Am I missing something, or is this a bug?

Mario Carneiro (Nov 19 2022 at 02:59):

I'm inclined to use Subtype.val (or something that expands to it, once we work that out) to ensure it is still written in first-order style with explicit composition

Mario Carneiro (Nov 19 2022 at 03:00):

that also looks like a bug

Gabriel Ebner (Nov 19 2022 at 03:01):

https://github.com/leanprover-community/mathlib4/pull/652

Scott Morrison (Nov 19 2022 at 03:03):

Reported the beta reduction issue as lean4#1856.

Scott Morrison (Nov 19 2022 at 07:35):

In logic.equiv.basic we have the somewhat tricky statement pi_congr_left', which translates to:

import Mathlib.Logic.Equiv.Defs

namespace Equiv

def piCongrLeft' (P : α  Sort _) (e : α  β) : ( a, P a)   b, P (e.symm b) where
  toFun f x := f (e.symm x)
  invFun f x := by
    rw [ e.symm_apply_apply x]
    exact f (e x)
  left_inv f :=
    funext fun x =>
      eq_of_heq
        ((eq_rec_heq _ _).trans
          (by
            dsimp
            rw [e.symm_apply_apply]))    -- fails, but the goal was already bad: `HEq ?m.205 ?m.206`
  right_inv f := funext fun x => eq_of_heq ((eq_rec_heq _ _).trans (by rw [e.apply_symm_apply]))    -- fails similarly
#align equiv.Pi_congr_left' Equiv.piCongrLeft'

However this proof isn't working. When I try to do it step by step I can't get the eq_rec_heqs to unify. Can anyone work out a new proof here?
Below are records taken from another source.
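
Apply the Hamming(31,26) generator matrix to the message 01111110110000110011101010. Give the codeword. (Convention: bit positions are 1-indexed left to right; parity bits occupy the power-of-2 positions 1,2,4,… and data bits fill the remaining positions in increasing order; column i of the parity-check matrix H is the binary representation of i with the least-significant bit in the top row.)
Codeword c = d · G (mod 2), d = 01111110110000110011101010:
  c[0] = d·G[:,0] = (01111110110000110011101010)·(11011010101101010101010101) mod 2 = 0+1+0+1+1+0+1+0+1+0+0+0+0+0+0+1+0+0+0+1+0+0+0+0+0+0 mod 2 = 1
  c[1] = d·G[:,1] = (01111110110000110011101010)·(10110110011011001100110011) mod 2 = 0+0+1+1+0+1+1+0+0+1+0+0+0+0+0+0+0+0+0+0+1+0+0+0+1+0 mod 2 = 1
  c[2] = d·G[:,2] = (01111110110000110011101010)·(10000000000000000000000000) mod 2 = 0+0+0+0+0+0+0+0+0+0+0+0+0+0+0+0+0+0+0+0+0+0+0+0+0+0 mod 2 = 0
  c[3] = d·G[:,3] = (01111110110000110011101010)·(01110001111000111100001111) mod 2 = 0+1+1+1+0+0+0+0+1+1+0+0+0+0+1+1+0+0+0+0+0+0+1+0+1+0 mod 2 = 1
  c[4] = d·G[:,4] = (01111110110000110011101010)·(01000000000000000000000000) mod 2 = 0+1+0+0+0+0+0+0+0+0+0+0+0+0+0+0+0+0+0+0+0+0+0+0+0+0 mod 2 = 1
  c[5] = d·G[:,5] = (01111110110000110011101010)·(00100000000000000000000000) mod 2 = 0+0+1+0+0+0+0+0+0+0+0+0+0+0+0+0+0+0+0+0+0+0+0+0+0+0 mod 2 = 1
  c[6] = d·G[:,6] = (01111110110000110011101010)·(00010000000000000000000000) mod 2 = 0+0+0+1+0+0+0+0+0+0+0+0+0+0+0+0+0+0+0+0+0+0+0+0+0+0 mod 2 = 1
  c[7] = d·G[:,7] = (01111110110000110011101010)·(00001111111000000011111111) mod 2 = 0+0+0+0+1+1+1+0+1+1+0+0+0+0+0+0+0+0+1+1+1+0+1+0+1+0 mod 2 = 0
  c[8] = d·G[:,8] = (01111110110000110011101010)·(00001000000000000000000000) mod 2 = 0+0+0+0+1+0+0+0+0+0+0+0+0+0+0+0+0+0+0+0+0+0+0+0+0+0 mod 2 = 1
  c[9] = d·G[:,9] = (01111110110000110011101010)·(00000100000000000000000000) mod 2 = 0+0+0+0+0+1+0+0+0+0+0+0+0+0+0+0+0+0+0+0+0+0+0+0+0+0 mod 2 = 1
  c[10] = d·G[:,10] = (01111110110000110011101010)·(00000010000000000000000000) mod 2 = 0+0+0+0+0+0+1+0+0+0+0+0+0+0+0+0+0+0+0+0+0+0+0+0+0+0 mod 2 = 1
  c[11] = d·G[:,11] = (01111110110000110011101010)·(00000001000000000000000000) mod 2 = 0+0+0+0+0+0+0+0+0+0+0+0+0+0+0+0+0+0+0+0+0+0+0+0+0+0 mod 2 = 0
  c[12] = d·G[:,12] = (01111110110000110011101010)·(00000000100000000000000000) mod 2 = 0+0+0+0+0+0+0+0+1+0+0+0+0+0+0+0+0+0+0+0+0+0+0+0+0+0 mod 2 = 1
  c[13] = d·G[:,13] = (01111110110000110011101010)·(00000000010000000000000000) mod 2 = 0+0+0+0+0+0+0+0+0+1+0+0+0+0+0+0+0+0+0+0+0+0+0+0+0+0 mod 2 = 1
  c[14] = d·G[:,14] = (01111110110000110011101010)·(00000000001000000000000000) mod 2 = 0+0+0+0+0+0+0+0+0+0+0+0+0+0+0+0+0+0+0+0+0+0+0+0+0+0 mod 2 = 0
  c[15] = d·G[:,15] = (01111110110000110011101010)·(00000000000111111111111111) mod 2 = 0+0+0+0+0+0+0+0+0+0+0+0+0+0+1+1+0+0+1+1+1+0+1+0+1+0 mod 2 = 1
  c[16] = d·G[:,16] = (01111110110000110011101010)·(00000000000100000000000000) mod 2 = 0+0+0+0+0+0+0+0+0+0+0+0+0+0+0+0+0+0+0+0+0+0+0+0+0+0 mod 2 = 0
  c[17] = d·G[:,17] = (01111110110000110011101010)·(00000000000010000000000000) mod 2 = 0+0+0+0+0+0+0+0+0+0+0+0+0+0+0+0+0+0+0+0+0+0+0+0+0+0 mod 2 = 0
  c[18] = d·G[:,18] = (01111110110000110011101010)·(00000000000001000000000000) mod 2 = 0+0+0+0+0+0+0+0+0+0+0+0+0+0+0+0+0+0+0+0+0+0+0+0+0+0 mod 2 = 0
  c[19] = d·G[:,19] = (01111110110000110011101010)·(00000000000000100000000000) mod 2 = 0+0+0+0+0+0+0+0+0+0+0+0+0+0+1+0+0+0+0+0+0+0+0+0+0+0 mod 2 = 1
  c[20] = d·G[:,20] = (01111110110000110011101010)·(00000000000000010000000000) mod 2 = 0+0+0+0+0+0+0+0+0+0+0+0+0+0+0+1+0+0+0+0+0+0+0+0+0+0 mod 2 = 1
  c[21] = d·G[:,21] = (01111110110000110011101010)·(00000000000000001000000000) mod 2 = 0+0+0+0+0+0+0+0+0+0+0+0+0+0+0+0+0+0+0+0+0+0+0+0+0+0 mod 2 = 0
  c[22] = d·G[:,22] = (01111110110000110011101010)·(00000000000000000100000000) mod 2 = 0+0+0+0+0+0+0+0+0+0+0+0+0+0+0+0+0+0+0+0+0+0+0+0+0+0 mod 2 = 0
  c[23] = d·G[:,23] = (01111110110000110011101010)·(00000000000000000010000000) mod 2 = 0+0+0+0+0+0+0+0+0+0+0+0+0+0+0+0+0+0+1+0+0+0+0+0+0+0 mod 2 = 1
  c[24] = d·G[:,24] = (01111110110000110011101010)·(00000000000000000001000000) mod 2 = 0+0+0+0+0+0+0+0+0+0+0+0+0+0+0+0+0+0+0+1+0+0+0+0+0+0 mod 2 = 1
  c[25] = d·G[:,25] = (01111110110000110011101010)·(00000000000000000000100000) mod 2 = 0+0+0+0+0+0+0+0+0+0+0+0+0+0+0+0+0+0+0+0+1+0+0+0+0+0 mod 2 = 1
  c[26] = d·G[:,26] = (01111110110000110011101010)·(00000000000000000000010000) mod 2 = 0+0+0+0+0+0+0+0+0+0+0+0+0+0+0+0+0+0+0+0+0+0+0+0+0+0 mod 2 = 0
  c[27] = d·G[:,27] = (01111110110000110011101010)·(00000000000000000000001000) mod 2 = 0+0+0+0+0+0+0+0+0+0+0+0+0+0+0+0+0+0+0+0+0+0+1+0+0+0 mod 2 = 1
  c[28] = d·G[:,28] = (01111110110000110011101010)·(00000000000000000000000100) mod 2 = 0+0+0+0+0+0+0+0+0+0+0+0+0+0+0+0+0+0+0+0+0+0+0+0+0+0 mod 2 = 0
  c[29] = d·G[:,29] = (01111110110000110011101010)·(00000000000000000000000010) mod 2 = 0+0+0+0+0+0+0+0+0+0+0+0+0+0+0+0+0+0+0+0+0+0+0+0+1+0 mod 2 = 1
  c[30] = d·G[:,30] = (01111110110000110011101010)·(00000000000000000000000001) mod 2 = 0+0+0+0+0+0+0+0+0+0+0+0+0+0+0+0+0+0+0+0+0+0+0+0+0+0 mod 2 = 0
Codeword = 1101111011101101000110011101010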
Scott Morrison (Nov 19 2022 at 08:22):

Ah, got it. I found the old thread form 2020 when we first put this in mathlib, where Mario offered some alternative proofs, and one of those translates just fine.

Matthew Ballard (Apr 08 2023 at 11:32):

I've run into another situation where dsimp doesn't beta-reduce. Let me do a sanity check and report back.